Star Wars: Super Star Destroyer
Mini Figures: 5
Box with large instruction books
3 boxes of Lego bricks divided into bags with 5 numbered stages
The Super Star Destroyer Executor was the flag ship of the Imperial army and the command ship of Darth Vader which appeared in the original Star Wars trilogy films The Empire Strikes Back and The Return of the Jedi where it finally had the embarrassing fate of crashing into the Death Star during the final battle.
The Lego set of the Executor is part of the Star Wars Ultimate Collectors Series and is perhaps the most extreme adult only show piece of the Star Wars theme spanning an incredible 49 inches or 1.25 meters when built and being the third largest set by piece count on sale by Lego today after the Tower Bridge and Death Star sets.
The set is built in three phases being the central core from the bottom to the ‘city’ on top and the two mirror image ‘wing’ sections which are attached by snapping them to the main body. The instruction manuals suffer from the similarity of the element colours being black, dark gray and light gray which can cause confusion during building.
The central section is built of a flat layer of plates and wing parts giving the outline of the ship and then secured by a skeleton of Lego technic pieces. This creates a sturdy construction which never feels flimsy or in danger of breaking which is perhaps surprising in such a large and heavy set.
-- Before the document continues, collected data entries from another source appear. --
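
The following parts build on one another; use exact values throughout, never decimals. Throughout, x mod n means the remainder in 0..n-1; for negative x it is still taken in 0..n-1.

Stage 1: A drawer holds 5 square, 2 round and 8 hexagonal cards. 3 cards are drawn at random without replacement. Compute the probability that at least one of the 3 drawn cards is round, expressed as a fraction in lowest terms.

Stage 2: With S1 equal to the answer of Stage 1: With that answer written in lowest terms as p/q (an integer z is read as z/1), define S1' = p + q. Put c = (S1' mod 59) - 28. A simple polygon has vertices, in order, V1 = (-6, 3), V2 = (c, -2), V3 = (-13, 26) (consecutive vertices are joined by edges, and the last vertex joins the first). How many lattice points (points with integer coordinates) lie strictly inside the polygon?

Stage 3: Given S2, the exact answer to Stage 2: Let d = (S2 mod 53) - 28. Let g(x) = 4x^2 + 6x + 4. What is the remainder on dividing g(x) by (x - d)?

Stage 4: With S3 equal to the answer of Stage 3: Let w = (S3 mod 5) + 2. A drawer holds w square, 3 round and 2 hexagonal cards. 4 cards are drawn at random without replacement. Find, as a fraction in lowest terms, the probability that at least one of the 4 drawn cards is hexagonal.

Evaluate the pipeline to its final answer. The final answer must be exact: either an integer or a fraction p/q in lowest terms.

Stage 1: total draws C(15,3) = 455; complement C(13,3) = 286; favorable 455 - 286 = 169; P = 13/35; answer 13/35
Stage 2: S1 = 13/35; threaded value p + q = 48; c = 20; cross terms: (-6*-2 - 20*3)=-48, (20*26 - -13*-2)=494, (-13*3 - -6*26)=117; twice the area = |563| = 563; area = 563/2; boundary points = 1 + 1 + 1 = 3; strictly interior points = area - boundary/2 + 1 = 281; answer 281
Stage 3: S2 = 281; d = -12; remainder = value at the root: 4*(-12)^2 + 6*(-12)^1 + 4 = (576) + (-72) + (4) = 508; answer 508
Stage 4: S3 = 508; w = 5; total draws C(10,4) = 210; complement C(8,4) = 70; favorable 210 - 70 = 140; P = 2/3; answer 2/3

2/3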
The city on the top is fairly repetitive build made up of a handful of small pieces in various different configurations but creates a pretty convincing looking result considering the scale.
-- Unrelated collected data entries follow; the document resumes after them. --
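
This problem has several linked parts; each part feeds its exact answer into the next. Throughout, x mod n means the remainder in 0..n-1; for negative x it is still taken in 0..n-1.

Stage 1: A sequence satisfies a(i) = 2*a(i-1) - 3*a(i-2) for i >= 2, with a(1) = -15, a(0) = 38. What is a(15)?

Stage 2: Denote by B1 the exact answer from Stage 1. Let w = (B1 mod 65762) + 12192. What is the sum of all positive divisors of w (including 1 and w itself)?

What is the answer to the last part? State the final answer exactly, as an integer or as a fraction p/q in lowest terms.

Stage 1: a(2) = 2*(-15) - 3*(38) = -144; iterating: a(2)=-144, a(3)=-243, a(4)=-54, a(5)=621, a(6)=1404, a(7)=945, a(8)=-2322, a(9)=-7479, a(10)=-7992, a(11)=6453, a(12)=36882, a(13)=54405, a(14)=-1836, a(15)=-166887; answer -166887
Stage 2: B1 = -166887; w = 42591; 42591 = 3 * 14197; sigma = (1 + 3) * (1 + 14197) = 4 * 14198 = 56792; answer 56792

56792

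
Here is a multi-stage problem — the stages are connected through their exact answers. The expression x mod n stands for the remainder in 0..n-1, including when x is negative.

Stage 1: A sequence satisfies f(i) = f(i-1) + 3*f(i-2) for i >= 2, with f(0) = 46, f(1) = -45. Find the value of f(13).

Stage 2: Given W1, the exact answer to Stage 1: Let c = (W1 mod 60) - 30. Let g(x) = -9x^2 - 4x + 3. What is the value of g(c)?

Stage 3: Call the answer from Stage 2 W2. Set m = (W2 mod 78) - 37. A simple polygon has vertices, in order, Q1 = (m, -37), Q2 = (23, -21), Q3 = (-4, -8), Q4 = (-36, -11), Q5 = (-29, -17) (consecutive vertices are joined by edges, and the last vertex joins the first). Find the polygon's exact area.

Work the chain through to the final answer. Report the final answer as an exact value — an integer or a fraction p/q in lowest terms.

Stage 1: f(2) = 1*(-45) + 3*(46) = 93; iterating: f(2)=93, f(3)=-42, f(4)=237, f(5)=111, f(6)=822, f(7)=1155, f(8)=3621, f(9)=7086, f(10)=17949, f(11)=39207, f(12)=93054, f(13)=210675; answer 210675
Stage 2: W1 = 210675; c = -15; -9*(-15)^2 - 4*(-15)^1 + 3 = (-2025) + (60) + (3) = -1962; answer -1962
Stage 3: W2 = -1962; m = 29; cross terms: (29*-21 - 23*-37)=242, (23*-8 - -4*-21)=-268, (-4*-11 - -36*-8)=-244, (-36*-17 - -29*-11)=293, (-29*-37 - 29*-17)=1566; twice the area = |1589| = 1589; area = 1589/2; answer 1589/2

1589/2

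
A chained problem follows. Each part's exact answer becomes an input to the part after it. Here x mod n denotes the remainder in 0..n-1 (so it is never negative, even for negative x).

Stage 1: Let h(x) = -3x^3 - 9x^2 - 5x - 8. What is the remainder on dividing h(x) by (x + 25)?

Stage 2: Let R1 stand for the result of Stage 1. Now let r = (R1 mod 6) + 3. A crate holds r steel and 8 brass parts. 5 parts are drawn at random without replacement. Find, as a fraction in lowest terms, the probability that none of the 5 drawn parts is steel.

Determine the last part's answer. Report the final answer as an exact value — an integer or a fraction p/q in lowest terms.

Stage 1: remainder = value at the root: -3*(-25)^3 - 9*(-25)^2 - 5*(-25)^1 - 8 = (46875) + (-5625) + (125) + (-8) = 41367; answer 41367
Stage 2: R1 = 41367; r = 6; total draws C(14,5) = 2002; favorable C(8,5) = 56; P = 4/143; answer 4/143

4/143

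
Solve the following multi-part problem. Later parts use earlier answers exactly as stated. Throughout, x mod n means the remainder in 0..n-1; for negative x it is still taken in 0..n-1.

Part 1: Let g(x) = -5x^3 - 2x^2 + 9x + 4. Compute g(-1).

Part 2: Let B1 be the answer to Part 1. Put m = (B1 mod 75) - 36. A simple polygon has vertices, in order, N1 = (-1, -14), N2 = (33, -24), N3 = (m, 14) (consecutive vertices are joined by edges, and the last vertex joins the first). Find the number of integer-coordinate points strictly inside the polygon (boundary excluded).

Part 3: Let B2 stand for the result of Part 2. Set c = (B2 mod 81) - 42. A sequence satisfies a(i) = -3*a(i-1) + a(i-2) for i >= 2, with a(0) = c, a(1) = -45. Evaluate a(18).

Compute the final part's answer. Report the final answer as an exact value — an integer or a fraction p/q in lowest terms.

Part 1: -5*(-1)^3 - 2*(-1)^2 + 9*(-1)^1 + 4 = (5) + (-2) + (-9) + (4) = -2; answer -2
Part 2: B1 = -2; m = 37; cross terms: (-1*-24 - 33*-14)=486, (33*14 - 37*-24)=1350, (37*-14 - -1*14)=-504; twice the area = |1332| = 1332; area = 666; boundary points = 2 + 2 + 2 = 6; strictly interior points = area - boundary/2 + 1 = 664; answer 664
Part 3: B2 = 664; c = -26; a(2) = -3*(-45) + 1*(-26) = 109; iterating: a(2)=109, a(3)=-372, a(4)=1225, a(5)=-4047, a(6)=13366, a(7)=-44145, a(8)=145801, a(9)=-481548, a(10)=1590445, a(11)=-5252883, a(12)=17349094, a(13)=-57300165, a(14)=189249589, a(15)=-625048932, a(16)=2064396385, a(17)=-6818238087, a(18)=22519110646; answer 22519110646

22519110646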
On top of the city section is the most mystifying decision that Lego have made with this set. A small section lifts up to reveal a badly scaled command bridge which given the minifigures included presumably depicts the scene from The Empire Strikes Back where Darth Vader summons the bounty hunters to find Han Solo who has just escaped in the asteroid field. The minifigures include Vader himself, Admiral Piett and two bounty hunters Bossk and Dengar, but curiously not Boba Fett who actually ends up capturing Solo. The minifigures have clearly been included to add more collectability to the set with Dengar and Piett being exclusives and Bossk only appearing in the Slave I set from 2010 which is no longer available from Lego. The bridge section can be used to store the minifigs, but there isn’t even enough space for them to stand inside once the top is put back on.
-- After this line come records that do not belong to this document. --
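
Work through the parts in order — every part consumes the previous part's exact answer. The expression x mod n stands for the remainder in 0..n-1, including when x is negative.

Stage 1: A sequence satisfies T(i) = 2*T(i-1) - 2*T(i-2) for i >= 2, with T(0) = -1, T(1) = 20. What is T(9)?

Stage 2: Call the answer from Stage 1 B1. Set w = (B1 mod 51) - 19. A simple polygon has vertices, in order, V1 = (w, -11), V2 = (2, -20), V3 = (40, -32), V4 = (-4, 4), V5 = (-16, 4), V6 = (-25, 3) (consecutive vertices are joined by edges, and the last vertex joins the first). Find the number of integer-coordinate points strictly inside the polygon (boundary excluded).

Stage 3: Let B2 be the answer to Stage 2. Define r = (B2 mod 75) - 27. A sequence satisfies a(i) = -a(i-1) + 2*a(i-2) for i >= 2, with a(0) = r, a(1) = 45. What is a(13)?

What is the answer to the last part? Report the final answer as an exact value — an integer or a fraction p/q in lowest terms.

114705

Stage 1: T(2) = 2*(20) - 2*(-1) = 42; iterating: T(2)=42, T(3)=44, T(4)=4, T(5)=-80, T(6)=-168, T(7)=-176, T(8)=-16, T(9)=320; answer 320
Stage 2: B1 = 320; w = -5; cross terms: (-5*-20 - 2*-11)=122, (2*-32 - 40*-20)=736, (40*4 - -4*-32)=32, (-4*4 - -16*4)=48, (-16*3 - -25*4)=52, (-25*-11 - -5*3)=290; twice the area = |1280| = 1280; area = 640; boundary points = 1 + 2 + 4 + 12 + 1 + 2 = 22; strictly interior points = area - boundary/2 + 1 = 630; answer 630
Stage 3: B2 = 630; r = 3; a(2) = -1*(45) + 2*(3) = -39; iterating: a(2)=-39, a(3)=129, a(4)=-207, a(5)=465, a(6)=-879, a(7)=1809, a(8)=-3567, a(9)=7185, a(10)=-14319, a(11)=28689, a(12)=-57327, a(13)=114705; answer 114705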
The two wing sections are the most repetitive parts of the set to build. Attaching them to the main body is also very tricky and is the one part of the whole set likely to infuriate the builder although once on, at least there is no danger of them accidentally dropping off while being handled unlike in some of the previous versions of star destroyers made by Lego.
Finally the engine parts are attached to the underside of the rear of the main body and do a good job of hiding any connections and are probably the best looking section of the whole set. Two sets of stands are also provided which allow for a nice stable display position for the set.
The Super Star Destroyer set is one of the most polarising sets around amongst Lego fans. Yes, it is just a big lump of few shades of gray, the scale is incompatible to any other Lego sets and there is absolutely no playability in a set which a small child would struggle to even move. The minifigures do not really belong to the set and it is a little shame that there is no detail on the underbelly of the ship which has just been made flat unlike in the films. Finally, the price of the set is undoubtedly high even compared to other Star Wars sets which generally suffer from the film licence mark-up. On the other hand, it is one of the most memorable ships from the movies and the pure size makes it a very impressive display piece for the few lucky people who have the space to display it.